By  Rev. Joseph J. C. Petrovits, J.C.B., S.T.L.


CHAPTER X. SPECULATIVE CONSIDERATION OF CREATED AND UNCREATED LOVE

The finite mind of man cannot fathom the inscrutable mystery of the Blessed Trinity. The fact of revelation as to the existence of three distinct divine Persons being admitted we are forced to conclude that though there are three Persons willing there is but one will. This conclusion is necessitated by the oneness of the Divine Essence and the harmony which we know must needs exist among the three divine Persons. To each Person must be attributed a share in the mystery of the Incarnation. It is true that only the second Person of the Blessed Trinity became really incarnate, but this plan could not have been actualized without the co-operation of the other two. The Redemption by the Son of God and His Incarnation were decreed from all eternity. Since so intimate a relationship was to exist between mankind and the second Person of the Blessed Trinity, it may be maintained that the same Person played an important role in the creation of man. Though the love of God the Son towards mankind was not actualized in a tangible way for us till the Incarnation, it really existed from all eternity, and the creation may be considered as the first ray of its manifestation.

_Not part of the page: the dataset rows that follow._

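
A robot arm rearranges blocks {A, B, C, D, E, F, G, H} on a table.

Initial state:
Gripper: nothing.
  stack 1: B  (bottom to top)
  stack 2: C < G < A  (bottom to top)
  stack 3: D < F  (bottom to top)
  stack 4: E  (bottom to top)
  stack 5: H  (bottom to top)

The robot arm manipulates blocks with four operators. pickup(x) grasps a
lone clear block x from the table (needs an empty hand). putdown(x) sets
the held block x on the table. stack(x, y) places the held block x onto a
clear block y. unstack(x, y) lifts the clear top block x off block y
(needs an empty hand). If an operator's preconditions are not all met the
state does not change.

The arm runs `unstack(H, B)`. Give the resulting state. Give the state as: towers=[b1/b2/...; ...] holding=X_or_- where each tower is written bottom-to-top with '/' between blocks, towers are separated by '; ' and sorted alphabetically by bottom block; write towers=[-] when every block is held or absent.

before: towers=[B; C/G/A; D/F; E; H] holding=-
pre[unstack(H, B)]: on(H,B) no, clear(H) yes, handempty yes
on(H,B) unmet → unstack(H, B) is a no-op
after:  towers=[B; C/G/A; D/F; E; H] holding=-

towers=[B; C/G/A; D/F; E; H] holding=-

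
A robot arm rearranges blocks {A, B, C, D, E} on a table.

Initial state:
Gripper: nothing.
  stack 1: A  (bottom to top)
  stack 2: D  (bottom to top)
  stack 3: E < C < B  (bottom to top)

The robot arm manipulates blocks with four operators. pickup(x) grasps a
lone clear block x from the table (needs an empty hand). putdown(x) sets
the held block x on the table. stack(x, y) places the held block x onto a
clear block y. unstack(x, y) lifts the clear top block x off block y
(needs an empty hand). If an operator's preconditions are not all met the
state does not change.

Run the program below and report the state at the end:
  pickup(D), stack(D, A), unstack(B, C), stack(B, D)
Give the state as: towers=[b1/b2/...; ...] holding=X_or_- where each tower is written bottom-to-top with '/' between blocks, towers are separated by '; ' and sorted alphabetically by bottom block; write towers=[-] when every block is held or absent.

step 1 (pickup(D)): towers=[A; E/C/B] holding=D
step 2 (stack(D, A)): towers=[A/D; E/C/B] holding=-
step 3 (unstack(B, C)): towers=[A/D; E/C] holding=B
step 4 (stack(B, D)): towers=[A/D/B; E/C] holding=-

towers=[A/D/B; E/C] holding=-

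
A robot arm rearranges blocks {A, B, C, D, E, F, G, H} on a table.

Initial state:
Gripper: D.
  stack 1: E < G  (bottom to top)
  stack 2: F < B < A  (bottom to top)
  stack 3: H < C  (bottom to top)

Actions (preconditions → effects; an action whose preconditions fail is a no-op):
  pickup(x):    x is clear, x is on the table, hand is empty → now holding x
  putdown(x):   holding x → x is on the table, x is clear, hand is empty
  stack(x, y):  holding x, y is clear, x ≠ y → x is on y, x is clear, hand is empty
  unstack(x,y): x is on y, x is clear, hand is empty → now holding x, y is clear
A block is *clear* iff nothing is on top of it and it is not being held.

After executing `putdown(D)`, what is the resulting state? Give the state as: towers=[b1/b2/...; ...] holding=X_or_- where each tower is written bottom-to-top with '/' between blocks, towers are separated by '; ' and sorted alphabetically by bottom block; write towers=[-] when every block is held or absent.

towers=[D; E/G; F/B/A; H/C] holding=-

before: towers=[E/G; F/B/A; H/C] holding=D
pre[putdown(D)]: holding(D) yes
all met → apply putdown(D)
after:  towers=[D; E/G; F/B/A; H/C] holding=-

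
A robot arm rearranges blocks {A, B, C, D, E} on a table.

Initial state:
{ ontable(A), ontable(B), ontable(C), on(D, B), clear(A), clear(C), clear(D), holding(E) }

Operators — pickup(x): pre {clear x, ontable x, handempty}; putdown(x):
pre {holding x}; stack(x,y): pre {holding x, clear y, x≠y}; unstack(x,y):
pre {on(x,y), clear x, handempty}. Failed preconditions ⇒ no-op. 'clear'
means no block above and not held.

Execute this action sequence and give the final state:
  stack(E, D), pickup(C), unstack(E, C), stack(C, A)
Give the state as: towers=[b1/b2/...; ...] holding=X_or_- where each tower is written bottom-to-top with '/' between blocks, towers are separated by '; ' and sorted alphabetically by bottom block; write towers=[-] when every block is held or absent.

step 1 (stack(E, D)): towers=[A; B/D/E; C] holding=-
step 2 (pickup(C)): towers=[A; B/D/E] holding=C
step 3 (unstack(E, C)) [no-op]: towers=[A; B/D/E] holding=C
step 4 (stack(C, A)): towers=[A/C; B/D/E] holding=-

towers=[A/C; B/D/E] holding=-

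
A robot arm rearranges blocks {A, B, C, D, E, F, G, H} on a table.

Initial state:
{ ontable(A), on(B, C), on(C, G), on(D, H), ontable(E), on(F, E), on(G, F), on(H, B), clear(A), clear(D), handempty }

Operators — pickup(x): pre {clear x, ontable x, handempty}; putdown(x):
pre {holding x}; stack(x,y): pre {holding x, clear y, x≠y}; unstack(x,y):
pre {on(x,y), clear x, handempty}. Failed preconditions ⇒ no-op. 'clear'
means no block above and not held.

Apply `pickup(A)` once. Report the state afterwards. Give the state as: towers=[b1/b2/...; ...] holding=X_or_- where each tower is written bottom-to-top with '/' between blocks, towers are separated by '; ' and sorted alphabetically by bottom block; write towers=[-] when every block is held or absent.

before: towers=[A; E/F/G/C/B/H/D] holding=-
pre[pickup(A)]: clear(A) ✓, ontable(A) ✓, handempty ✓
all met → apply pickup(A)
after:  towers=[E/F/G/C/B/H/D] holding=A

towers=[E/F/G/C/B/H/D] holding=A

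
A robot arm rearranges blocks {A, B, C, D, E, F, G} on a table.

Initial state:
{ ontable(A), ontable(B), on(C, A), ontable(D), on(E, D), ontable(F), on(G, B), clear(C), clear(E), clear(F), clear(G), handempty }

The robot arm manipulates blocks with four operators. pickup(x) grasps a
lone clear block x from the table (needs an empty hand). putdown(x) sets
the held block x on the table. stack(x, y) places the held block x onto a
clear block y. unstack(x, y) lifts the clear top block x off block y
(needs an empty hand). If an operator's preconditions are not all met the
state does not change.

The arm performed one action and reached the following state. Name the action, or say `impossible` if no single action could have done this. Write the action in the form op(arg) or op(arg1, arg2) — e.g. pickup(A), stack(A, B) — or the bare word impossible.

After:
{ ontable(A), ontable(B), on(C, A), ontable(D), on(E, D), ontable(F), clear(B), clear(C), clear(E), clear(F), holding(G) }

target: towers=[A/C; B; D/E; F] holding=G
         pickup(F) → towers=[A/C; B/G; D/E] holding=F
     unstack(G, B) → towers=[A/C; B; D/E; F] holding=G  ← match
     unstack(E, D) → towers=[A/C; B/G; D; F] holding=E
     unstack(C, A) → towers=[A; B/G; D/E; F] holding=C

unstack(G, B)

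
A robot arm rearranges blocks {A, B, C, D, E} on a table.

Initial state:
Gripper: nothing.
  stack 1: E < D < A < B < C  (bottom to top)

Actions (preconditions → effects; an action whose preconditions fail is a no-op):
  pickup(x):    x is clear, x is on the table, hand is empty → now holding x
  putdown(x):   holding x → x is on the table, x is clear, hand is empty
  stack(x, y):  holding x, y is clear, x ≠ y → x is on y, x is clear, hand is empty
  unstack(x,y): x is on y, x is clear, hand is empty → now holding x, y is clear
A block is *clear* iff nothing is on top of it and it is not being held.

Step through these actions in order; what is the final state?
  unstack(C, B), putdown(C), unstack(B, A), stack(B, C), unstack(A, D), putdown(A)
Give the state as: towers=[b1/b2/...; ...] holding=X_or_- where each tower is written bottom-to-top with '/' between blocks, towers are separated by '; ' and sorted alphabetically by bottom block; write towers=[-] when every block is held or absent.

step 1 (unstack(C, B)): towers=[E/D/A/B] holding=C
step 2 (putdown(C)): towers=[C; E/D/A/B] holding=-
step 3 (unstack(B, A)): towers=[C; E/D/A] holding=B
step 4 (stack(B, C)): towers=[C/B; E/D/A] holding=-
step 5 (unstack(A, D)): towers=[C/B; E/D] holding=A
step 6 (putdown(A)): towers=[A; C/B; E/D] holding=-

towers=[A; C/B; E/D] holding=-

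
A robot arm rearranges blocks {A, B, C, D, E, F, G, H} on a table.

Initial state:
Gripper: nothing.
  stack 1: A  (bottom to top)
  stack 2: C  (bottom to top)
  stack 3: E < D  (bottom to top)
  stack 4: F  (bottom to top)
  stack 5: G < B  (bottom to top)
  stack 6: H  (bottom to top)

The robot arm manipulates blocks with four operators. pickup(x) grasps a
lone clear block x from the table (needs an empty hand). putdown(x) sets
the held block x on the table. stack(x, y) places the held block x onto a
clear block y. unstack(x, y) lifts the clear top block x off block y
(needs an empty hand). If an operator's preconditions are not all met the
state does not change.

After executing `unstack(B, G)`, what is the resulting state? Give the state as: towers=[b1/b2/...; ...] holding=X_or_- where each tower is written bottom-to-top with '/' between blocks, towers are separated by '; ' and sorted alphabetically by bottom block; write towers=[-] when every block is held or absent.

towers=[A; C; E/D; F; G; H] holding=B

before: towers=[A; C; E/D; F; G/B; H] holding=-
pre[unstack(B, G)]: on(B,G) ✓, clear(B) ✓, handempty ✓
all met → apply unstack(B, G)
after:  towers=[A; C; E/D; F; G; H] holding=B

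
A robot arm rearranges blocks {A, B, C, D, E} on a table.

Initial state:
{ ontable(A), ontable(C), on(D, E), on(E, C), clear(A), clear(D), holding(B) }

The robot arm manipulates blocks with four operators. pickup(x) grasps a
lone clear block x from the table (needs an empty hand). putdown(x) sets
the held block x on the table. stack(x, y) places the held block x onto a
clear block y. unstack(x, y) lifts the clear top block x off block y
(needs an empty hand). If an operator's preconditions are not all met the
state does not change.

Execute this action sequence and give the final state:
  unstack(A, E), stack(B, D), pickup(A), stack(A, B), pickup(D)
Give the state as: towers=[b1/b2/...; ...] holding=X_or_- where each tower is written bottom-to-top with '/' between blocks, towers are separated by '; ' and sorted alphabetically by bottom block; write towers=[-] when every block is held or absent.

towers=[C/E/D/B/A] holding=-

step 1 (unstack(A, E)) [no-op]: towers=[A; C/E/D] holding=B
step 2 (stack(B, D)): towers=[A; C/E/D/B] holding=-
step 3 (pickup(A)): towers=[C/E/D/B] holding=A
step 4 (stack(A, B)): towers=[C/E/D/B/A] holding=-
step 5 (pickup(D)) [no-op]: towers=[C/E/D/B/A] holding=-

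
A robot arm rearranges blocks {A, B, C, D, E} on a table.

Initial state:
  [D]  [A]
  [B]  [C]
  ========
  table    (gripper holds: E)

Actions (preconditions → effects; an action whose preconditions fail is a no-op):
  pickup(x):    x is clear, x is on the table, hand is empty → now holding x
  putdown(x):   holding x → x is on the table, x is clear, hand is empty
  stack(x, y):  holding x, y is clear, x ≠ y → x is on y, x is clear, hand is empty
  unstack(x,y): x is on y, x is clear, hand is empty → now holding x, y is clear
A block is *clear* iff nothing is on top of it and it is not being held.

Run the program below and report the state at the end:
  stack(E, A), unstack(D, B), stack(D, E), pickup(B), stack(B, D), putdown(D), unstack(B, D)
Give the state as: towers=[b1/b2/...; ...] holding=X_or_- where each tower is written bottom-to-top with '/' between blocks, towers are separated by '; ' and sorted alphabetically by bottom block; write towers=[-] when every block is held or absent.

towers=[C/A/E/D] holding=B

step 1 (stack(E, A)): towers=[B/D; C/A/E] holding=-
step 2 (unstack(D, B)): towers=[B; C/A/E] holding=D
step 3 (stack(D, E)): towers=[B; C/A/E/D] holding=-
step 4 (pickup(B)): towers=[C/A/E/D] holding=B
step 5 (stack(B, D)): towers=[C/A/E/D/B] holding=-
step 6 (putdown(D)) [no-op]: towers=[C/A/E/D/B] holding=-
step 7 (unstack(B, D)): towers=[C/A/E/D] holding=B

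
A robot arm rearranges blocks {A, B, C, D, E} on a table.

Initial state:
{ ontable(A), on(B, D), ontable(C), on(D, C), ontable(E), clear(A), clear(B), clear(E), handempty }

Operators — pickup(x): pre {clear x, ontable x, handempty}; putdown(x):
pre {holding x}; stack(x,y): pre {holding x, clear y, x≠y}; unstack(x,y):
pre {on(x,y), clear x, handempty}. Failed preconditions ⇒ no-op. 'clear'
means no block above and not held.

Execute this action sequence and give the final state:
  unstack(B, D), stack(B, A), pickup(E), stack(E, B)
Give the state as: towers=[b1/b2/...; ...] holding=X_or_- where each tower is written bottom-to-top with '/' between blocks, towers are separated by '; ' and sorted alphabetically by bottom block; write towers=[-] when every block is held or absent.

towers=[A/B/E; C/D] holding=-

step 1 (unstack(B, D)): towers=[A; C/D; E] holding=B
step 2 (stack(B, A)): towers=[A/B; C/D; E] holding=-
step 3 (pickup(E)): towers=[A/B; C/D] holding=E
step 4 (stack(E, B)): towers=[A/B/E; C/D] holding=-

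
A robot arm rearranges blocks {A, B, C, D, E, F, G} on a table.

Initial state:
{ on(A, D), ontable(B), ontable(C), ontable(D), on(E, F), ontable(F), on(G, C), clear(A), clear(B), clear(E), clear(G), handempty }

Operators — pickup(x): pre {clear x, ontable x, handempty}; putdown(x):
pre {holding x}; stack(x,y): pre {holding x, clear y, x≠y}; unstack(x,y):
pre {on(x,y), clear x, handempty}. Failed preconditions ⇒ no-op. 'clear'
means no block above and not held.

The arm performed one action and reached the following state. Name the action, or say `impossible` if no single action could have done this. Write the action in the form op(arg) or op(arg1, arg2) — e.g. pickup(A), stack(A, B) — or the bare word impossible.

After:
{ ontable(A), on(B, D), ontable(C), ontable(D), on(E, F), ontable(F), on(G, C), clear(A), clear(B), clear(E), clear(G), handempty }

impossible

target: towers=[A; C/G; D/B; F/E] holding=-
         pickup(B) → towers=[C/G; D/A; F/E] holding=B
     unstack(G, C) → towers=[B; C; D/A; F/E] holding=G
     unstack(A, D) → towers=[B; C/G; D; F/E] holding=A
     unstack(E, F) → towers=[B; C/G; D/A; F] holding=E
none of the 4 applicable actions match → impossible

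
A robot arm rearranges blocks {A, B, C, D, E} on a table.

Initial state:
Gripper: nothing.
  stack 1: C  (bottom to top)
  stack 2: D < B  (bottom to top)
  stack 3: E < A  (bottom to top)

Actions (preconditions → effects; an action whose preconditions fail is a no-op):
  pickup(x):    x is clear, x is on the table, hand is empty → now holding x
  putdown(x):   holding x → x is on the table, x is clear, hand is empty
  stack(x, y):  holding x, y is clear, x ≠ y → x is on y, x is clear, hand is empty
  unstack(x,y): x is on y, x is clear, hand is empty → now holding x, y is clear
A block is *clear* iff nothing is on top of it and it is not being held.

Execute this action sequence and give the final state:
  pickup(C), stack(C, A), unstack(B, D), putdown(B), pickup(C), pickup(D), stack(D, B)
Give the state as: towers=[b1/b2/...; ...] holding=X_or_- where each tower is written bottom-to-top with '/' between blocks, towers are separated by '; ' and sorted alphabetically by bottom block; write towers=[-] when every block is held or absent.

towers=[B/D; E/A/C] holding=-

step 1 (pickup(C)): towers=[D/B; E/A] holding=C
step 2 (stack(C, A)): towers=[D/B; E/A/C] holding=-
step 3 (unstack(B, D)): towers=[D; E/A/C] holding=B
step 4 (putdown(B)): towers=[B; D; E/A/C] holding=-
step 5 (pickup(C)) [no-op]: towers=[B; D; E/A/C] holding=-
step 6 (pickup(D)): towers=[B; E/A/C] holding=D
step 7 (stack(D, B)): towers=[B/D; E/A/C] holding=-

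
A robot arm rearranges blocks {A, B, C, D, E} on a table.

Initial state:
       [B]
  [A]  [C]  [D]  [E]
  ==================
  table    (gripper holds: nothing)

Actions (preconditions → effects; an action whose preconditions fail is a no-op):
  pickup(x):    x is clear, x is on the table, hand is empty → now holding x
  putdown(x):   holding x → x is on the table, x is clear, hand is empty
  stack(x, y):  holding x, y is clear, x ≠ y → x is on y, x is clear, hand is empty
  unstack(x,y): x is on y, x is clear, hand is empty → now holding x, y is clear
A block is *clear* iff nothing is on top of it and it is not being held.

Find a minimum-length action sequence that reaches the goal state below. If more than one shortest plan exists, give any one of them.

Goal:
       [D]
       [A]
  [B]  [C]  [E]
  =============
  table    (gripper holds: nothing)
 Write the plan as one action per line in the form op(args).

unstack(B, C)
putdown(B)
pickup(A)
stack(A, C)
pickup(D)
stack(D, A)

step 1 (unstack(B, C)): towers=[A; C; D; E] holding=B
step 2 (putdown(B)): towers=[A; B; C; D; E] holding=-
step 3 (pickup(A)): towers=[B; C; D; E] holding=A
step 4 (stack(A, C)): towers=[B; C/A; D; E] holding=-
step 5 (pickup(D)): towers=[B; C/A; E] holding=D
step 6 (stack(D, A)): towers=[B; C/A/D; E] holding=-
goal check: towers=[B; C/A/D; E] holding=- — reached (length 6, optimal by BFS)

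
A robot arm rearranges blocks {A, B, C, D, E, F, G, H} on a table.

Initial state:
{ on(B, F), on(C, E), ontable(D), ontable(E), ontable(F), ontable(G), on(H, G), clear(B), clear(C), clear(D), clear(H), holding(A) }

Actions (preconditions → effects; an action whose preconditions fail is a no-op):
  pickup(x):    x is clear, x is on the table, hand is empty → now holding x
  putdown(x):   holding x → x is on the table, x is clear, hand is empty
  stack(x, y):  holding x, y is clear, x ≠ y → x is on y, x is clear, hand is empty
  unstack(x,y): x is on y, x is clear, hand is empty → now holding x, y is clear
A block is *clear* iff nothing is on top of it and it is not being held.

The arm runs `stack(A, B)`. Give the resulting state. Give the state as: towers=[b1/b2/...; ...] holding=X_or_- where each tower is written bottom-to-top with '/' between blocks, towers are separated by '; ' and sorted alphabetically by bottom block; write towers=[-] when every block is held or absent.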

It would be preferable to call this love pre-incarnate rather than uncreated. The latter more properly implies the plenitude of the love of the Logos, while the former brings His love into correlation with the Incarnation, thus characterizing and defining it more clearly. The term pre-incarnate suggests the idea of the creature towards whom this love has been exhibited, and this is the idea to be conveyed.

It is easy to conceive a love of God the Son which moved him to co-operate in our creation. We can also picture to ourselves a love in the second Person of the Blessed Trinity, which induced Him to take upon Himself human nature, and to subject Himself voluntarily to all the subsequent sorrows. It is precisely this latter love which the decree referred to above permits to be included in the formal object of the Devotion to the Sacred Heart. In a previous chapter we pointed out that this love was not annihilated in Christ in consequence of the assumption of human nature, but continued to exist in the Logos.

This particular love, however, is not to be confined to the second Person of the Blessed Trinity so as to exclude the other two. But, to show a special worship for justifiable reasons to this specified love of God the Son towards us, it may be considered as peculiar to Him by way of appropriation.